What can you all do with the pelts if you get them tanned. can you make a hat or something lol? name a couple of things that can get made.


----------



## xdeano (Jan 14, 2005)

http://www.usafoxx.com/

You can make a lot of things with fur. From stuffed animals, to bed spreads. hats, mittens, coats, coat liners, vests.....

xdeano


----------



## nosib (Dec 4, 2008)

okay thanks can i give them the pelts and they make it for me or how does that work?


----------



## xdeano (Jan 14, 2005)

It'll cost you 21.00 for tanning a Coyote and you can even send it in green, and they'll flesh it for you for an extra 16.00 which most tanneries won't do. 
plus the cost of what ever you're going to make. The tanning time alone takes 6 to 12 weeks depending on the season.
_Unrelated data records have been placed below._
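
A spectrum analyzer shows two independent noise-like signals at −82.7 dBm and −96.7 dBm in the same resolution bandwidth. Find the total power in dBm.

−82.5 dBm

Convert to linear, add, convert back:
P₁ = 5.37×10⁻¹² W, P₂ = 2.14×10⁻¹³ W
P_tot = 5.58×10⁻¹² W → 10 log₁₀(P_tot / 10⁻³) = −82.5 dBm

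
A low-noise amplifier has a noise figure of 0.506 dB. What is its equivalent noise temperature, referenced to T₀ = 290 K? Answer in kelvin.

F = 10^(0.506/10) = 1.12357
T_e = (F − 1)·T₀ = (1.12357 − 1) × 290 = 35.8 K

35.8 K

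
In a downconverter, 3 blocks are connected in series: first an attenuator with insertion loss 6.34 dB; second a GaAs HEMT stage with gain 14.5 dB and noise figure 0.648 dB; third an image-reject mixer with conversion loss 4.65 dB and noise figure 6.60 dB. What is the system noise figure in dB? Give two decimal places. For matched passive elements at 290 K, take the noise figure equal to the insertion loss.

7.44 dB

Convert to linear (a loss of L dB is a gain of −L dB): F_i = 10^(NF_i/10), G_i = 10^(G_i,dB/10)
  Stage 1: F_1 = 10^(6.34/10) = 4.305, G_1 = 10^(−6.34/10) = 0.2323
  Stage 2: F_2 = 10^(0.648/10) = 1.161, G_2 = 10^(14.5/10) = 28.18
  Stage 3: F_3 = 10^(6.60/10) = 4.571, G_3 = 10^(−4.65/10) = 0.3428
Friis cascade:
  F = 4.305 + (1.161 − 1)/0.2323 + (4.571 − 1)/6.546 = 5.544
NF = 10 log₁₀(5.544) = 7.44 dB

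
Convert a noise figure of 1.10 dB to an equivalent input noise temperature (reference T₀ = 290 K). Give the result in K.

83.6 K

F = 10^(1.10/10) = 1.28825
T_e = (F − 1)·T₀ = (1.28825 − 1) × 290 = 83.6 K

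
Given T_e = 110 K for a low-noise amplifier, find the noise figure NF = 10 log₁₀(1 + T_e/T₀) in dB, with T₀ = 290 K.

1.40 dB

F = 1 + T_e/T₀ = 1 + 110/290 = 1.37931
NF = 10 log₁₀(1.37931) = 1.40 dB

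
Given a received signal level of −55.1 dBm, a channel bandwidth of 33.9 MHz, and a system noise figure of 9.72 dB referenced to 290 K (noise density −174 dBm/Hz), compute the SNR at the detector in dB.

Noise floor: N = −174 + 10 log₁₀(B) + NF
10 log₁₀(3.39×10⁷) = 75.3 dB
N = −174 + 75.3 + 9.72 = −88.98 dBm
SNR = P_sig − N = −55.1 − (−88.98) = 33.88 dB → 33.9 dB

33.9 dB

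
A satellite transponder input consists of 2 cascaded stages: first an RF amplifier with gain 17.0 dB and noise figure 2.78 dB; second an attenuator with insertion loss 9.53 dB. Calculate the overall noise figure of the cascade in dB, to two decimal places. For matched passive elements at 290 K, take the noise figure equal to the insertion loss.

3.13 dB

Convert to linear (a loss of L dB is a gain of −L dB): F_i = 10^(NF_i/10), G_i = 10^(G_i,dB/10)
  Stage 1: F_1 = 10^(2.78/10) = 1.897, G_1 = 10^(17.0/10) = 50.12
  Stage 2: F_2 = 10^(9.53/10) = 8.974, G_2 = 10^(−9.53/10) = 0.1114
Friis cascade:
  F = 1.897 + (8.974 − 1)/50.12 = 2.056
NF = 10 log₁₀(2.056) = 3.13 dB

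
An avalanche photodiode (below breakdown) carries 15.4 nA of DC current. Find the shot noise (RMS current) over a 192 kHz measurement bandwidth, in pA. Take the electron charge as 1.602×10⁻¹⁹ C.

30.8 pA

I_n = √(2qI·B)
2qI·B = 2 × 1.602×10⁻¹⁹ × 1.54×10⁻⁸ × 1.92×10⁵ = 9.47×10⁻²² A²
I_n = √(9.47×10⁻²²) = 3.08×10⁻¹¹ A = 30.8 pA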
For a rapid tan on a coyote (30days) it's 31.00. Then for example if you want a hat it's another 179.00. It's spendy to make things, but it isn't to bad for just tanning. If you're looking just to tan, I'd send it to Moyles, out in Idaho.

xdeano


----------



## Chinwhiskers (Jan 13, 2008)

Heck, I just like hanging them on my walls. Gives it that nice trapper cabin feel. :wink:


----------



## nosib (Dec 4, 2008)

a nice pair of mittens is what i would like....


----------



## Varmint_Hunter_007 (Nov 29, 2007)

Just make a whole set out of coyote furs (coat, mittens, pants, hat etc...)

You will have the ultimate camo, it will be like a ghillie suit, just watch out for other hunter....


----------



## nosib (Dec 4, 2008)

lol i just need a sweet pair of mittens and i am good. do you think that i could get some tanned and create my own mittens?


----------